« Mettre fin à l’hystérie anti-cubaine »

Selon Ignacio Ramonet, qui signe
un livre d’entretiens avec Fidel Castro,
le retrait forcé de
ce dernier pourrait faciliter une résolution douce
du conflit qui oppose Cuba aux États-Unis.

Patrick Piro  • 19 juillet 2007 abonné·es

L’hospitalisation de Fidel Castro, il y a un an, et alors qu’il n’est toujours pas réapparu en public, semble servir une troisième voie pour la transition politique à Cuba, que la plupart des observateurs voyaient déclenchée par la mort de Castro ou par son renversement…

Ignacio Ramonet : En effet, l’arrivée au pouvoir de son frère Raúl Castro, si elle n’est pas une surprise, a été permise par une circonstance imprévue. Aujourd’hui, bien qu’il en ait encore la fonction, Fidel Castro n’est plus, en pratique, le chef de l’État cubain. Cependant, dans l’esprit des habitants, Castro est bien plus que cela : il reste le vainqueur de la révolution, un chef militaire et un meneur charismatique. Il est entré ces derniers mois dans la peau d’un sage qui dispense ses réflexions sans exercer directement le pouvoir.

Raúl, quant à lui, adopte un profil très bas. Il ne prononce aucun discours. C’est un pragmatique, qui s’est fixé trois objectifs concrets : améliorer l’alimentation, le logement et les transports.

Après la chute du Mur, Cuba a pu apparaître comme un isolat archaïque.
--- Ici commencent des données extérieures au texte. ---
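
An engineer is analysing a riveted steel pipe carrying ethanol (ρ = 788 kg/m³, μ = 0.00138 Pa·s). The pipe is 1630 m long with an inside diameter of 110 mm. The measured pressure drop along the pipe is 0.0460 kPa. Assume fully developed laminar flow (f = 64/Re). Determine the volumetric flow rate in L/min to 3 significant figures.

Q ≈ 4.41 L/min

For laminar flow, f = 64/Re with Re = ρVD/μ, so Darcy-Weisbach reduces to ΔP = 32μLV/D². Solving for V: V = ΔP·D²/(32μL) = 46·(0.11)²/(32·0.00138·1630) = 0.007733 m/s.
Check: Re = ρVD/μ = 788·0.007733·0.11/0.00138 = 485.7 < 2300, so the laminar assumption holds.
Q = V·A = 0.007733·(π/4·0.11²) = 7.349e-05 m³/s = 4.41 L/min.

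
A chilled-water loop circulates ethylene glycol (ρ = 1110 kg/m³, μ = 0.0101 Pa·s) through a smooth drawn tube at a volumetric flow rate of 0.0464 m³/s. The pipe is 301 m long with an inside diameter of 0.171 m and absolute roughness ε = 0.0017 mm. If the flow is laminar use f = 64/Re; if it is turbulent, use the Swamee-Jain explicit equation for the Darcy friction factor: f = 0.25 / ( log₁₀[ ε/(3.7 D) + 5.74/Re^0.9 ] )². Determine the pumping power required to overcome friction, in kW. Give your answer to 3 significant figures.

P ≈ 4.10 kW

Cross-sectional area A = πD²/4 = π(0.171)²/4 = 0.02297 m²; mean velocity V = Q/A = 0.0464/0.02297 = 2.02 m/s.
Reynolds number Re = ρVD/μ = 1110 · 2.02 · 0.171 / 0.0101 = 3.797e+04.
Re > 4000 → turbulent. Relative roughness ε/D = 1.7e-06/0.171 = 9.94e-06. Swamee-Jain: f = 0.25/(log₁₀[9.94e-06/3.7 + 5.74/3.797e+04^0.9])² = 0.25/(log₁₀[2.69e-06 + 0.000434])² = 0.25/(-3.36)² = 0.02215.
Darcy-Weisbach: ΔP = f(L/D)(ρV²/2) = 0.02215·(301/0.171)·(1110·2.02²/2) = 0.02215·1760·2266 = 8.831e+04 Pa.
Pumping power P = QΔP = 0.0464·8.831e+04 = 4098 W = 4.10 kW.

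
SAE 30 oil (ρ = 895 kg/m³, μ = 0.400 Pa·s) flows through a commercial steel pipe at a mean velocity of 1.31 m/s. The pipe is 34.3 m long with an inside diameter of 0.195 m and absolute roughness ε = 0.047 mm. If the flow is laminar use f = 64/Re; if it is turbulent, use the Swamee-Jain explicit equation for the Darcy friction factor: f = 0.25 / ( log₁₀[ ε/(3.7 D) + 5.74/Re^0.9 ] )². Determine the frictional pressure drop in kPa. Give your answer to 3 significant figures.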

Quel rôle ce pays joue-t-il aujourd’hui dans une Amérique latine qui a largement viré à gauche ?

On assiste à une sorte de réhabilitation. Les dirigeants de gauche manifestent du respect pour ce pays qui a payé très cher sa fonction de « conservatoire » des aspirations historiques des peuples latinos ­ identité, indépendance, souveraineté, réformes agraire, de la santé, de l’éducation, etc. La reconnaissance la plus spectaculaire ne vient d’ailleurs pas du Vénézuélien Chávez, le « fils spirituel » de Castro, mais du président bolivien Morales, d’origine ethnique et de culture politique bien différentes, et qui reconnaît à Castro le mérite d’avoir « maintenu la flamme ».

L’Amérique latine a donc banalisé ses relations avec Cuba, qui n’est plus la locomotive idéologique du continent, rôle qu’assume aujourd’hui le Venezuela. Le pays pourrait d’ailleurs probablement réintégrer l’Organisation des États américains (OEA) s’il le souhaitait, car il dispose désormais d’appuis pour cela. Par ailleurs, Cuba est membre de la jeune Alba [^2], marché commun fondé sur l’échange de produits et de services lancé par le Venezuela, qui comprend aussi la Bolivie et le Nicaragua, et peut-être bientôt l’Équateur et Haïti.

L’Union européenne et l’Amérique latine ont depuis longtemps pris leurs distances avec la politique des États-Unis envers Cuba. N’y a-t-il pas matière à desserrer l’étau avec ces partenaires ?

Les analyses considèrent souvent qu’il suffirait que les dirigeants cubains le veuillent pour que la situation change. Mais la réalité, c’est qu’elle est très fortement déterminée par la position des États-Unis. L’asphyxie provoquée par le blocus s’est encore aggravée ces dernières années : une entreprise étasunienne n’a le droit de vendre aucun bien ou service à des ressortissants cubains ; aucun matériel comprenant des pièces fabriquées sous licence étasunienne ne peut leur être vendu, même s’il est fabriqué par une entreprise européenne !

Aujourd’hui, il est important de mettre un terme à l’hystérie anti-Cuba. Alors que le Mur est tombé il y a bientôt vingt ans, l’affaire se résume désormais à un contentieux économique : les États-Unis réclament 56 milliards de dollars pour les expropriations de 1961 ; Cuba, de son côté, a évalué à 86 milliards de dollars le préjudice de l’embargo, adopté en violation des règles de l’ONU. Ce sont les États-Unis qui persistent à idéologiser ce conflit, refusant de discuter et poursuivant l’obsession de renverser Castro.

L’année 2008 sera importante, avec l’élection présidentielle aux États-Unis en novembre. Même des voix républicaines commencent à réclamer un changement de politique. Le retrait progressif de Castro est une perche tendue. À plus forte raison s’il le confirme en mai prochain à l’occasion des élections cubaines, où il peut choisir de ne pas postuler à sa succession [^3].

[^2]: Alternative bolivarienne pour les Amériques.

[^3]: Le chef de l’État est élu à Cuba au suffrage indirect depuis 1994.